In Defense of Translation: Why Translation Matters by Edith Grossman
Nevertheless Grossman sees not indifference but a vast hostility to translation. Translation is often “discounted as menial hackwork or reviled as nothing short of criminal” (p. 64); publishers have a “lethal disinclination” to publish translations (p. 43), evincing “suspicion and resistance” (p. 49); editors show “bare-faced chauvinism and unforgivable, willful know-nothingness (p. 45); translators face dismissive and “iniquitous” reviewers (p. 65); the growth of America’s “intense jingoistic parochialism” (p. 42) leads many readers to “stubbornly and willfully insist on remaining ignorant” of other cultures (p. 56); some people apparently believe that “translators are acutely and incurably pathological” (p. 64)
Grossman especially demands more English translations, because without intermediate translations into English, many people could not have access to world literatures. She writes that most translations are not from the original language but from English translations of the originals. Latin American readers first encountered Russian novels through translations from their French versions. There may be no translator capable of translating Croatian poetry directly into Vietnamese, for example, but one person can translate the Croatian original into English, and another translator can turn that English version into Vietnamese.
Poetry translations are notoriously challenging, but Grossman rejects Robert Frost’s notion that poetry is what gets lost in translation…
Never far from marketplace pragmatism, she also argues that writers must be published in English to make a living, because their native language markets are too small, or to win the Nobel prize, since judges cannot read all languages. Poets and fiction writers might be less interested in Grossman’s ab irato arguments against publishers, reviewers, and editors, than in her principles and praxis. As a translator, she is necessarily more attentive to specifics of language and literary form than many literary critics and reviewers.
Grossman’s principles align her with the paraphrasts whom John Dryden identified as the best of the three types of translators, not the literalists or imitators. She translates so that her reader “will perceive the text, emotionally and artistically, in a manner that parallels and corresponds to, the aesthetic experience of its first readers” (p. 7). Good translations are “faithful to contextual significance,” not to words or syntax (p. 71). A good translation is “faithful to the aesthetic and emotive reality of its source and is a consistently true and accurate reflection” of the original (p. 100).
In additon, the author does not address flawed translations, except as they arise from faulty methodology, but even these can be enlightening to readers and writers.

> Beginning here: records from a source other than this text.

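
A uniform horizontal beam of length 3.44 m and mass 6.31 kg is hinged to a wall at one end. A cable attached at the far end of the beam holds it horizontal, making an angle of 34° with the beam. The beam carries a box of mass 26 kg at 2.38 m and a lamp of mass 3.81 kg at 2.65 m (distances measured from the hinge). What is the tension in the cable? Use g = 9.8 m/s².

T ≈ 422 N

Taking torques about the hinge:
Beam weight: 6.31 × 9.8 = 61.84 N down at 1.72 m → arm 1.72 m, τ = 61.84 × 1.72 = 106.4 N·m clockwise.
Box: 26 × 9.8 = 254.8 N down at 2.38 m → arm 2.38 m, τ = 254.8 × 2.38 = 606.4 N·m clockwise.
Lamp: 3.81 × 9.8 = 37.34 N down at 2.65 m → arm 2.65 m, τ = 37.34 × 2.65 = 98.95 N·m clockwise.
Total clockwise load moment = 811.8 N·m.
The cable tension T acts at 3.44 m; only its component perpendicular to the beam, T sinθ, produces torque. sin 34° = 0.5592.
Setting net torque to zero: T × 3.44 × 0.5592 = 811.8 → T = 811.8 / 1.924 = 422 N.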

Clumsy early 20th-century translations of Chinese poetry and Ernest Fenollosa’s inaccurate The Chinese Written Character as a Medium for Poetry, for example, brought a vast and rich literature to western readers, profoundly influencing western poetic development.
Poetry translations are notoriously challenging, but Grossman rejects Robert Frost’s notion that poetry is what gets lost in translation (p. 64). She identifies the linguistic and artistic difficulties clearly, not as a cause for despair but as a guide to composing the best translation possible. Trying to recreate too many aspects of the original is impossible, which is why she finds Vladimir Nabokov’s translation of Eugene Onegin nearly unreadable. “How would I write the poem if I were composing it in English within the formal constraints set by the poet?” (p. 96), the author questions, perceiving the process of translation as “essentially auditory” (p. 12). The most important element to preserve from the original poem is rhythm, the beat of a line being “crucial to both the spirit and the letter of the entire poetic statement” (p. 97).
Grossman convincingly argues that translation is like the primary act of writing, “as noteworthy and estimable as the original,” (p. 92), and potentially “of equal value” (p. 99). Here she endorses John Felstiner’s call for recognition of the translator as a creator co-equal with the original poet or novelist, and suggests in an aside that universities should begin programs in translation studies. Her reader is likely to agree after reading her detailed analyses of her own translation experiences and her astute remarks about the nature of writing, poetry especially.